- Born: Italy
- Education: Milan Conservatory
- Occupation: Operatic soprano
- Website: www.biancatognocchi.com

= Bianca Tognocchi =

Italian operatic soprano

Bianca Tognocchi is an Italian operatic soprano. Based at the Oper Frankfurt from 2020, she appeared as Despina in Mozart's Così fan tutte in 2025.

== Life and career ==
Tognocchi was born in Como. She studied voice at the Milan Conservatory. She won a Special Prize at the 2017 Renata Tebaldi Competition.

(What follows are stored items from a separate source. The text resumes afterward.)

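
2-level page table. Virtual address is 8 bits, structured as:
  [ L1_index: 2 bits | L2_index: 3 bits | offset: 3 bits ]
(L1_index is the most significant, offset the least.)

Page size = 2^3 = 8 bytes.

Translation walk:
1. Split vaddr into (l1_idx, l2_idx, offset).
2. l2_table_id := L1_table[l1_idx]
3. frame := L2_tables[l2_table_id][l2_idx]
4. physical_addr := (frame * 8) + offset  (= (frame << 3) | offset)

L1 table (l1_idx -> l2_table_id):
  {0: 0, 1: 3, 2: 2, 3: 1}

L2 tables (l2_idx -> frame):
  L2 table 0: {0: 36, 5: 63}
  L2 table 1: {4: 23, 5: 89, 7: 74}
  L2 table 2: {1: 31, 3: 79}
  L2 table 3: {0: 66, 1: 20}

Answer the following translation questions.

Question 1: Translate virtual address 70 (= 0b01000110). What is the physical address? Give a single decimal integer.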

She performed with OperaLombardia from 2010, in roles including Olympia in Offenbach's Les contes d'Hoffmann, Giulia in Rossini's La scala di seta, Ninetta ikn Mozart's La finta semplice. She became a member of the Leipzig Opera in 2018, where she performed as Gilda in Verdi's Rigoletto, as the Voice of the Forest Bird in Wagner's Siegfried, in the title role of Donizetti's Lucia di Lammermoor, as Frasquita in Bizet's Carmen and Adina in Donizetti's L'elisir d'amore. After a performance as Gilda at the Oper Frankfurt in 2019, she joined the company's ensemble with the 2020/21 season, where her roles have included Mozart's Susanna in Le nozze di Figaro and Blonde in Die Entführung aus dem Serail, Norina in Donizetti's Don Pasquale, Olga Sukarew and Madame Brillante in Giordano's Fedora, the title role in Cimarosa's L'Italiana in Londra, Beauté in Magnard's Guercœur and Bianca in Rossini's Bianca e Falliero. Tognocchi appeared as Despina in Mozart's Così fan tutte in the opening performance of the 2025/26 season at the Oper Frankfurt, conducted by Thomas Guggeis and directed by Mariame Clément.